Helping mom And Dad Find Some Free Time

Cherokee Profile

LEDGER-NEWS

Helping mom and dad find some free time


BY ERIKA B. NELDNER
Raising kids in this day and age
can be stressful. Whether both parents
work or one stays at home, a
mom or dad must juggle paying the
bills, keeping up a home, mounds
of laundry, and balancing kids’ extracurricular
activities. That’s
where Towne Lake-based Georgia’s
Dream Nannies (GDN) comes
in.
“A nanny makes the working
mom or stay-at-home mom’s job
easier,” said Serra Deville, president
and founder of GDN.
Deville started GDN when she
was a teacher at a local school.

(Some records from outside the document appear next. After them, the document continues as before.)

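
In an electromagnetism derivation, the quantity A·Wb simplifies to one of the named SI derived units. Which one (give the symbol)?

Wb = kg·m²·s⁻²·A⁻¹.
Combining: A·Wb = A · (kg·m²·s⁻²·A⁻¹) = kg·m²·s⁻².
kg·m²·s⁻² is the base-SI form of the joule.

J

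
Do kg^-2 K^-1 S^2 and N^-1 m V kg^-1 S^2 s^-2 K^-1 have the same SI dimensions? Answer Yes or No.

Left side:
  S = 1/Ω (conductance is reciprocal resistance),
      = kg⁻¹·m⁻²·s³·A².
  So S² = kg⁻²·m⁻⁴·s⁶·A⁴.
  Combining: kg⁻²·K⁻¹·S² = kg⁻² · K⁻¹ · (kg⁻²·m⁻⁴·s⁶·A⁴) = kg⁻⁴·m⁻⁴·s⁶·A⁴·K⁻¹.
Right side:
  N = kg·m/s² = kg·m·s⁻² (force = mass × acceleration).
  So N⁻¹ = kg⁻¹·m⁻¹·s².
  V = W/A (potential = power per current),
      = kg·m²·s⁻³·A⁻¹.
  S = 1/Ω (conductance is reciprocal resistance),
      = kg⁻¹·m⁻²·s³·A².
  So S² = kg⁻²·m⁻⁴·s⁶·A⁴.
  Combining: N⁻¹·m·V·kg⁻¹·S²·s⁻²·K⁻¹ = (kg⁻¹·m⁻¹·s²) · m · (kg·m²·s⁻³·A⁻¹) · kg⁻¹ · (kg⁻²·m⁻⁴·s⁶·A⁴) · s⁻² · K⁻¹ = kg⁻³·m⁻²·s³·A³·K⁻¹.
Left is kg⁻⁴·m⁻⁴·s⁶·A⁴·K⁻¹; right is kg⁻³·m⁻²·s³·A³·K⁻¹ — different.

No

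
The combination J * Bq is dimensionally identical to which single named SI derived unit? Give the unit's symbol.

W

J = kg·m²·s⁻².
Bq = s⁻¹.
Combining: J·Bq = (kg·m²·s⁻²) · s⁻¹ = kg·m²·s⁻³.
kg·m²·s⁻³ is the base-SI form of the watt.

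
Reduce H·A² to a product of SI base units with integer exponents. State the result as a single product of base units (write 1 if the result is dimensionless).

kg·m²·s⁻²

H = Wb/A (inductance = flux per current),
    = kg·m²·s⁻²·A⁻².
Combining: H·A² = (kg·m²·s⁻²·A⁻²) · A² = kg·m²·s⁻².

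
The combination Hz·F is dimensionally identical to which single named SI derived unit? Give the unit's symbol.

S

Hz = s⁻¹.
F = kg⁻¹·m⁻²·s⁴·A².
Combining: Hz·F = s⁻¹ · (kg⁻¹·m⁻²·s⁴·A²) = kg⁻¹·m⁻²·s³·A².
kg⁻¹·m⁻²·s³·A² is the base-SI form of the siemens.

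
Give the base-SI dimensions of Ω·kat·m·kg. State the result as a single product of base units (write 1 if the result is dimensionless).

kg²·m³·s⁻⁴·A⁻²·mol

Ω = V/A (resistance = voltage per current),
    = kg·m²·s⁻³·A⁻².
kat = mol/s = s⁻¹·mol (catalytic activity).
Combining: Ω·kat·m·kg = (kg·m²·s⁻³·A⁻²) · (s⁻¹·mol) · m · kg = kg²·m³·s⁻⁴·A⁻²·mol.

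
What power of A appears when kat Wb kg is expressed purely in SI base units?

-1

kat = mol/s = s⁻¹·mol (catalytic activity).
Wb = V·s (flux: a volt is a weber per second),
    = kg·m²·s⁻²·A⁻¹.
Combining: kat·Wb·kg = (s⁻¹·mol) · (kg·m²·s⁻²·A⁻¹) · kg = kg²·m²·s⁻³·A⁻¹·mol.
The exponent of A is -1.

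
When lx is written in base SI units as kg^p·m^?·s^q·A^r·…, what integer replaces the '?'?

lx = lm/m² (illuminance = luminous flux per area),
    = m⁻²·cd.
The exponent of m is -2.

-2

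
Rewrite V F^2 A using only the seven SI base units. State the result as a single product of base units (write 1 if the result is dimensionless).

kg⁻¹·m⁻²·s⁵·A⁴

V = kg·m²·s⁻³·A⁻¹.
F = kg⁻¹·m⁻²·s⁴·A².
So F² = kg⁻²·m⁻⁴·s⁸·A⁴.
Combining: V·F²·A = (kg·m²·s⁻³·A⁻¹) · (kg⁻²·m⁻⁴·s⁸·A⁴) · A = kg⁻¹·m⁻²·s⁵·A⁴.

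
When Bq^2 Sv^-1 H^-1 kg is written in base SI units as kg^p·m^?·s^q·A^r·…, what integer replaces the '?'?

Bq = 1/s = s⁻¹ (activity is decays per second).
So Bq² = s⁻².
Sv = J/kg (equivalent dose = energy per mass),
    = m²·s⁻².
So Sv⁻¹ = m⁻²·s².
H = Wb/A (inductance = flux per current),
    = kg·m²·s⁻²·A⁻².
So H⁻¹ = kg⁻¹·m⁻²·s²·A².
Combining: Bq²·Sv⁻¹·H⁻¹·kg = s⁻² · (m⁻²·s²) · (kg⁻¹·m⁻²·s²·A²) · kg = m⁻⁴·s²·A².
The exponent of m is -4.

-4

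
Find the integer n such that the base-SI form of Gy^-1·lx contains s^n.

2

Gy = J/kg (absorbed dose = energy per mass),
    = m²·s⁻².
So Gy⁻¹ = m⁻²·s².
lx = lm/m² (illuminance = luminous flux per area),
    = m⁻²·cd.
Combining: Gy⁻¹·lx = (m⁻²·s²) · (m⁻²·cd) = m⁻⁴·s²·cd.
The exponent of s is 2.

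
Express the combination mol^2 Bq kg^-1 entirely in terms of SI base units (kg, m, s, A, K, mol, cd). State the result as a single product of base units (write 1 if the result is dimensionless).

Bq = 1/s = s⁻¹ (activity is decays per second).
Combining: mol²·Bq·kg⁻¹ = mol² · s⁻¹ · kg⁻¹ = kg⁻¹·s⁻¹·mol².

kg⁻¹·s⁻¹·mol²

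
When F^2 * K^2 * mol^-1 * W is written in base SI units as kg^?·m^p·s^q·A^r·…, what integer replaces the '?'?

F = C/V (capacitance = charge per voltage),
    = A·s/(kg·m²·s⁻³·A⁻¹) (substituting C and V),
    = kg⁻¹·m⁻²·s⁴·A².
So F² = kg⁻²·m⁻⁴·s⁸·A⁴.
W = J/s (power = energy per time),
    = kg·m²·s⁻³.
Combining: F²·K²·mol⁻¹·W = (kg⁻²·m⁻⁴·s⁸·A⁴) · K² · mol⁻¹ · (kg·m²·s⁻³) = kg⁻¹·m⁻²·s⁵·A⁴·K²·mol⁻¹.
The exponent of kg is -1.

-1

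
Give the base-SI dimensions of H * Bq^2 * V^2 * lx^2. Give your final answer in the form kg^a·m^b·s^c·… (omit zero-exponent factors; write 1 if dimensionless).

kg³·m²·s⁻¹⁰·A⁻⁴·cd²

H = Wb/A (inductance = flux per current),
    = kg·m²·s⁻²·A⁻².
Bq = 1/s = s⁻¹ (activity is decays per second).
So Bq² = s⁻².
V = W/A (potential = power per current),
    = kg·m²·s⁻³·A⁻¹.
So V² = kg²·m⁴·s⁻⁶·A⁻².
lx = lm/m² (illuminance = luminous flux per area),
    = m⁻²·cd.
So lx² = m⁻⁴·cd².
Combining: H·Bq²·V²·lx² = (kg·m²·s⁻²·A⁻²) · s⁻² · (kg²·m⁴·s⁻⁶·A⁻²) · (m⁻⁴·cd²) = kg³·m²·s⁻¹⁰·A⁻⁴·cd².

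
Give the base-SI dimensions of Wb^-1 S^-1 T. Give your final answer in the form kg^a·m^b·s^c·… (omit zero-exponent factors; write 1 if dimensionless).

Wb = V·s (flux: a volt is a weber per second),
    = kg·m²·s⁻²·A⁻¹.
So Wb⁻¹ = kg⁻¹·m⁻²·s²·A.
S = 1/Ω (conductance is reciprocal resistance),
    = kg⁻¹·m⁻²·s³·A².
So S⁻¹ = kg·m²·s⁻³·A⁻².
T = Wb/m² (flux density = flux per area),
    = kg·s⁻²·A⁻¹.
Combining: Wb⁻¹·S⁻¹·T = (kg⁻¹·m⁻²·s²·A) · (kg·m²·s⁻³·A⁻²) · (kg·s⁻²·A⁻¹) = kg·s⁻³·A⁻².

kg·s⁻³·A⁻²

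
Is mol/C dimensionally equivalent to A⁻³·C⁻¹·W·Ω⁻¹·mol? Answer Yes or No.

Left side:
  C = A·s = s·A (charge = current × time).
  So C⁻¹ = s⁻¹·A⁻¹.
  Combining: mol·C⁻¹ = mol · (s⁻¹·A⁻¹) = s⁻¹·A⁻¹·mol.
Right side:
  C = s·A.
  So C⁻¹ = s⁻¹·A⁻¹.
  W = kg·m²·s⁻³.
  Ω = kg·m²·s⁻³·A⁻².
  So Ω⁻¹ = kg⁻¹·m⁻²·s³·A².
  Combining: A⁻³·C⁻¹·W·Ω⁻¹·mol = A⁻³ · (s⁻¹·A⁻¹) · (kg·m²·s⁻³) · (kg⁻¹·m⁻²·s³·A²) · mol = s⁻¹·A⁻²·mol.
Left is s⁻¹·A⁻¹·mol; right is s⁻¹·A⁻²·mol — different.

No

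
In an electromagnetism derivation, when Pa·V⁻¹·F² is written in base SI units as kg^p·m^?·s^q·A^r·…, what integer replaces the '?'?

-7

Pa = kg·m⁻¹·s⁻².
V = kg·m²·s⁻³·A⁻¹.
So V⁻¹ = kg⁻¹·m⁻²·s³·A.
F = kg⁻¹·m⁻²·s⁴·A².
So F² = kg⁻²·m⁻⁴·s⁸·A⁴.
Combining: Pa·V⁻¹·F² = (kg·m⁻¹·s⁻²) · (kg⁻¹·m⁻²·s³·A) · (kg⁻²·m⁻⁴·s⁸·A⁴) = kg⁻²·m⁻⁷·s⁹·A⁵.
The exponent of m is -7.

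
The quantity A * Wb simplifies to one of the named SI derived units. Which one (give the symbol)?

Wb = V·s (flux: a volt is a weber per second),
    = kg·m²·s⁻²·A⁻¹.
Combining: A·Wb = A · (kg·m²·s⁻²·A⁻¹) = kg·m²·s⁻².
kg·m²·s⁻² is the base-SI form of the joule.

J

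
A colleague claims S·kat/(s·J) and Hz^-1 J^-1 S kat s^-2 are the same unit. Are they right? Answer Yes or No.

Left side:
  S = kg⁻¹·m⁻²·s³·A².
  J = kg·m²·s⁻².
  So J⁻¹ = kg⁻¹·m⁻²·s².
  kat = s⁻¹·mol.
  Combining: s⁻¹·S·J⁻¹·kat = s⁻¹ · (kg⁻¹·m⁻²·s³·A²) · (kg⁻¹·m⁻²·s²) · (s⁻¹·mol) = kg⁻²·m⁻⁴·s³·A²·mol.
Right side:
  Hz = 1/s = s⁻¹ (frequency is cycles per second).
  So Hz⁻¹ = s.
  J = N·m (work = force × distance),
      = kg·m²·s⁻².
  So J⁻¹ = kg⁻¹·m⁻²·s².
  S = 1/Ω (conductance is reciprocal resistance),
      = kg⁻¹·m⁻²·s³·A².
  kat = mol/s = s⁻¹·mol (catalytic activity).
  Combining: Hz⁻¹·J⁻¹·S·kat·s⁻² = s · (kg⁻¹·m⁻²·s²) · (kg⁻¹·m⁻²·s³·A²) · (s⁻¹·mol) · s⁻² = kg⁻²·m⁻⁴·s³·A²·mol.
Both reduce to kg⁻²·m⁻⁴·s³·A²·mol.

Yes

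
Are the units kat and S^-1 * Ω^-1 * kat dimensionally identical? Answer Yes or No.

Yes

Left side:
  kat = mol/s = s⁻¹·mol (catalytic activity).
Right side:
  S = kg⁻¹·m⁻²·s³·A².
  So S⁻¹ = kg·m²·s⁻³·A⁻².
  Ω = kg·m²·s⁻³·A⁻².
  So Ω⁻¹ = kg⁻¹·m⁻²·s³·A².
  kat = s⁻¹·mol.
  Combining: S⁻¹·Ω⁻¹·kat = (kg·m²·s⁻³·A⁻²) · (kg⁻¹·m⁻²·s³·A²) · (s⁻¹·mol) = s⁻¹·mol.
Both reduce to s⁻¹·mol.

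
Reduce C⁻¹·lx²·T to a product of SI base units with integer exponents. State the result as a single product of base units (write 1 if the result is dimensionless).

kg·m⁻⁴·s⁻³·A⁻²·cd²

C = A·s = s·A (charge = current × time).
So C⁻¹ = s⁻¹·A⁻¹.
lx = lm/m² (illuminance = luminous flux per area),
    = m⁻²·cd.
So lx² = m⁻⁴·cd².
T = Wb/m² (flux density = flux per area),
    = kg·s⁻²·A⁻¹.
Combining: C⁻¹·lx²·T = (s⁻¹·A⁻¹) · (m⁻⁴·cd²) · (kg·s⁻²·A⁻¹) = kg·m⁻⁴·s⁻³·A⁻²·cd².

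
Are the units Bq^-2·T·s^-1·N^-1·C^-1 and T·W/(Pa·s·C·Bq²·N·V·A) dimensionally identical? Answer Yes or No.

No

Left side:
  Bq = s⁻¹.
  So Bq⁻² = s².
  T = kg·s⁻²·A⁻¹.
  N = kg·m·s⁻².
  So N⁻¹ = kg⁻¹·m⁻¹·s².
  C = s·A.
  So C⁻¹ = s⁻¹·A⁻¹.
  Combining: Bq⁻²·T·s⁻¹·N⁻¹·C⁻¹ = s² · (kg·s⁻²·A⁻¹) · s⁻¹ · (kg⁻¹·m⁻¹·s²) · (s⁻¹·A⁻¹) = m⁻¹·A⁻².
Right side:
  Pa = kg·m⁻¹·s⁻².
  So Pa⁻¹ = kg⁻¹·m·s².
  T = kg·s⁻²·A⁻¹.
  C = s·A.
  So C⁻¹ = s⁻¹·A⁻¹.
  Bq = s⁻¹.
  So Bq⁻² = s².
  N = kg·m·s⁻².
  So N⁻¹ = kg⁻¹·m⁻¹·s².
  V = kg·m²·s⁻³·A⁻¹.
  So V⁻¹ = kg⁻¹·m⁻²·s³·A.
  W = kg·m²·s⁻³.
  Combining: Pa⁻¹·T·s⁻¹·C⁻¹·Bq⁻²·N⁻¹·V⁻¹·A⁻¹·W = (kg⁻¹·m·s²) · (kg·s⁻²·A⁻¹) · s⁻¹ · (s⁻¹·A⁻¹) · s² · (kg⁻¹·m⁻¹·s²) · (kg⁻¹·m⁻²·s³·A) · A⁻¹ · (kg·m²·s⁻³) = kg⁻¹·s²·A⁻².
Left is m⁻¹·A⁻²; right is kg⁻¹·s²·A⁻² — different.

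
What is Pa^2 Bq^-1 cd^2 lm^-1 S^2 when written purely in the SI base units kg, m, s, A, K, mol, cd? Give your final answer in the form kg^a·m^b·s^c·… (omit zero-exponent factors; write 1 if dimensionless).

Pa = N/m² (pressure = force per area),
    = kg·m⁻¹·s⁻².
So Pa² = kg²·m⁻²·s⁻⁴.
Bq = 1/s = s⁻¹ (activity is decays per second).
So Bq⁻¹ = s.
lm = cd·sr = cd (luminous flux; sr is dimensionless).
So lm⁻¹ = cd⁻¹.
S = 1/Ω (conductance is reciprocal resistance),
    = kg⁻¹·m⁻²·s³·A².
So S² = kg⁻²·m⁻⁴·s⁶·A⁴.
Combining: Pa²·Bq⁻¹·cd²·lm⁻¹·S² = (kg²·m⁻²·s⁻⁴) · s · cd² · cd⁻¹ · (kg⁻²·m⁻⁴·s⁶·A⁴) = m⁻⁶·s³·A⁴·cd.

m⁻⁶·s³·A⁴·cd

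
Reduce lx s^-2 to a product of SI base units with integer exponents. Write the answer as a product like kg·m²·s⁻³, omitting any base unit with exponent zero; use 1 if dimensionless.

m⁻²·s⁻²·cd

lx = lm/m² (illuminance = luminous flux per area),
    = m⁻²·cd.
Combining: lx·s⁻² = (m⁻²·cd) · s⁻² = m⁻²·s⁻²·cd.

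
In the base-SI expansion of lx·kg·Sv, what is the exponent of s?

lx = m⁻²·cd.
Sv = m²·s⁻².
Combining: lx·kg·Sv = (m⁻²·cd) · kg · (m²·s⁻²) = kg·s⁻²·cd.
The exponent of s is -2.

-2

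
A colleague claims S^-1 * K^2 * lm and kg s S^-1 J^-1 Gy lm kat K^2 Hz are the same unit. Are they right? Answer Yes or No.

Left side:
  S = kg⁻¹·m⁻²·s³·A².
  So S⁻¹ = kg·m²·s⁻³·A⁻².
  lm = cd.
  Combining: S⁻¹·K²·lm = (kg·m²·s⁻³·A⁻²) · K² · cd = kg·m²·s⁻³·A⁻²·K²·cd.
Right side:
  S = 1/Ω (conductance is reciprocal resistance),
      = kg⁻¹·m⁻²·s³·A².
  So S⁻¹ = kg·m²·s⁻³·A⁻².
  J = N·m (work = force × distance),
      = kg·m²·s⁻².
  So J⁻¹ = kg⁻¹·m⁻²·s².
  Gy = J/kg (absorbed dose = energy per mass),
      = m²·s⁻².
  lm = cd·sr = cd (luminous flux; sr is dimensionless).
  kat = mol/s = s⁻¹·mol (catalytic activity).
  Hz = 1/s = s⁻¹ (frequency is cycles per second).
  Combining: kg·s·S⁻¹·J⁻¹·Gy·lm·kat·K²·Hz = kg · s · (kg·m²·s⁻³·A⁻²) · (kg⁻¹·m⁻²·s²) · (m²·s⁻²) · cd · (s⁻¹·mol) · K² · s⁻¹ = kg·m²·s⁻⁴·A⁻²·K²·mol·cd.
Left is kg·m²·s⁻³·A⁻²·K²·cd; right is kg·m²·s⁻⁴·A⁻²·K²·mol·cd — different.

No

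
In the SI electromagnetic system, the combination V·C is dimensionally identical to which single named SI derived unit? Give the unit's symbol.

V = W/A (potential = power per current),
    = kg·m²·s⁻³·A⁻¹.
C = A·s = s·A (charge = current × time).
Combining: V·C = (kg·m²·s⁻³·A⁻¹) · (s·A) = kg·m²·s⁻².
kg·m²·s⁻² is the base-SI form of the joule.

J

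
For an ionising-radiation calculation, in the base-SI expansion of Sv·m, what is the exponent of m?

Sv = m²·s⁻².
Combining: Sv·m = (m²·s⁻²) · m = m³·s⁻².
The exponent of m is 3.

3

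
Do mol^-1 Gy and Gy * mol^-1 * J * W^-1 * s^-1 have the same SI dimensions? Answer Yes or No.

Left side:
  Gy = J/kg (absorbed dose = energy per mass),
      = m²·s⁻².
  Combining: mol⁻¹·Gy = mol⁻¹ · (m²·s⁻²) = m²·s⁻²·mol⁻¹.
Right side:
  Gy = m²·s⁻².
  J = kg·m²·s⁻².
  W = kg·m²·s⁻³.
  So W⁻¹ = kg⁻¹·m⁻²·s³.
  Combining: Gy·mol⁻¹·J·W⁻¹·s⁻¹ = (m²·s⁻²) · mol⁻¹ · (kg·m²·s⁻²) · (kg⁻¹·m⁻²·s³) · s⁻¹ = m²·s⁻²·mol⁻¹.
Both reduce to m²·s⁻²·mol⁻¹.

Yes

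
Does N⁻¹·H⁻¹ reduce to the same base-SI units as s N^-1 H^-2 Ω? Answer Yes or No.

Left side:
  N = kg·m/s² = kg·m·s⁻² (force = mass × acceleration).
  So N⁻¹ = kg⁻¹·m⁻¹·s².
  H = Wb/A (inductance = flux per current),
      = kg·m²·s⁻²·A⁻².
  So H⁻¹ = kg⁻¹·m⁻²·s²·A².
  Combining: N⁻¹·H⁻¹ = (kg⁻¹·m⁻¹·s²) · (kg⁻¹·m⁻²·s²·A²) = kg⁻²·m⁻³·s⁴·A².
Right side:
  N = kg·m·s⁻².
  So N⁻¹ = kg⁻¹·m⁻¹·s².
  H = kg·m²·s⁻²·A⁻².
  So H⁻² = kg⁻²·m⁻⁴·s⁴·A⁴.
  Ω = kg·m²·s⁻³·A⁻².
  Combining: s·N⁻¹·H⁻²·Ω = s · (kg⁻¹·m⁻¹·s²) · (kg⁻²·m⁻⁴·s⁴·A⁴) · (kg·m²·s⁻³·A⁻²) = kg⁻²·m⁻³·s⁴·A².
Both reduce to kg⁻²·m⁻³·s⁴·A².

Yes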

She
said the idea just came to her one
day.
“I didn’t know anything about a
nanny agency,” she said. “I got on
the computer and did my research.”
Within two weeks of her life changing
idea, and while working
during the off time of her teaching
job, GDN was up and running.
“It was completely God,” Deville
said. “The very next week after I
decided I wanted to start an agency,
we had a winter break.”
The school break gave Deville
some extra time to focus on her
new business venture.
The entrepreneur’s
dream has thrived in the last three
years. She has expanded to offer
people in Georgia, Tennessee and
North Carolina an alternative to
searching for domestic helpers on
their own.
Deville said she started the company
because it broke her heart to
see families in desperate need of
help trying to find someone on
their own.
“It upsets me greatly to see parents
going through the heartache
of trying to find someone on their
own,” she said. “They end up settling
because they do not have the
strength or time to go through it all
over again. If you’ve never done it,
you don’t know the ins and the outs
and the pitfalls of what to look for,
how to negotiate with the nannies.”
Deville said the recent popularity
of the nanny reality T.V. shows
may have helped parents develop
unrealistic expectations of what a
nanny actually does.
“I think parents get the wrong
impression for the T.V. shows like
‘Nanny 911’ and ‘Super Nanny,’”
she said. “They think (a nanny)
comes in and tells the parents how
to raise the children. That’s not really
what she does. When a nanny
comes in, she is to follow the parents’
guidelines.”
Deville said a nanny is more
than a babysitter but she should
never come in and run the household.
“A nanny is someone who works
consistently with a family and she
does more than watching children,”
she said. “She kind of manages
the home—like a mother’s
helper.
If it’s for a stay-at-home mom,
she blends in with the family and
becomes the mother’s helper. She
kind of mimics what the mother
does.”
Most of the paperwork for GDN
is done online. Deville said it
makes the process more organized
and efficient when the applications
are e-mailed to her and her
placement coordinator. She said it
also makes it easier when trying to
match the nannies looking for
work with the families looking for
help.
“When a parent signs up with
me, they fill out an application,”
Deville said. “I review their application
and see if they have realistic
expectations. Some people may
not know what a nanny does.”
Deville said a lot of times a parent
will have expectations of a nanny
that’s paid a certain hourly rate
but the expectations may not realistic
of what a nanny will do for
that price.
“What happens is a parent will
have high expectations and pay too
low,” she said. “Then the nanny
won’t stay—she’ll quit. As an
agency, we know what those nannies
will work for because we’ve
worked with so many.”
GDN doesn’t just place nannies
with families. They help refer governesses,
personal assistants and
household and estate managers
find compatible employers—whatever
the client needs and is willing
to pay.
The pay for a household helper
can range from $12 per hour to
about $25 per hour depending the
level of household help needed and
the number of children. Live-in
nannies can make anywhere between
$10 and $12 per hour +, Deville
said.
GDN charges each applicant a
$350 application fee, but if the application
is declined, no money is
paid………
All of Deville’s nannies are required
to have three years of experience
working with children.
Many nannies are former teacher
or student teachers.
Deville’s background includes
possessing a bachelor’s degree in
early childhood education, teaching
and working two years as a
nanny.
For more information on GDN,
visit www.gadreamnannies.com or
call (770) 517-0443.
ERIKA B. NELDNER | LEDGER-NEWS
Serra Deville, president and founder of Georgia Dream Nannies, thoroughly reviews an application from a
mother searching for a domestic helper. The company helps overworked parents find a professional to help care for children, as well as help with household duties.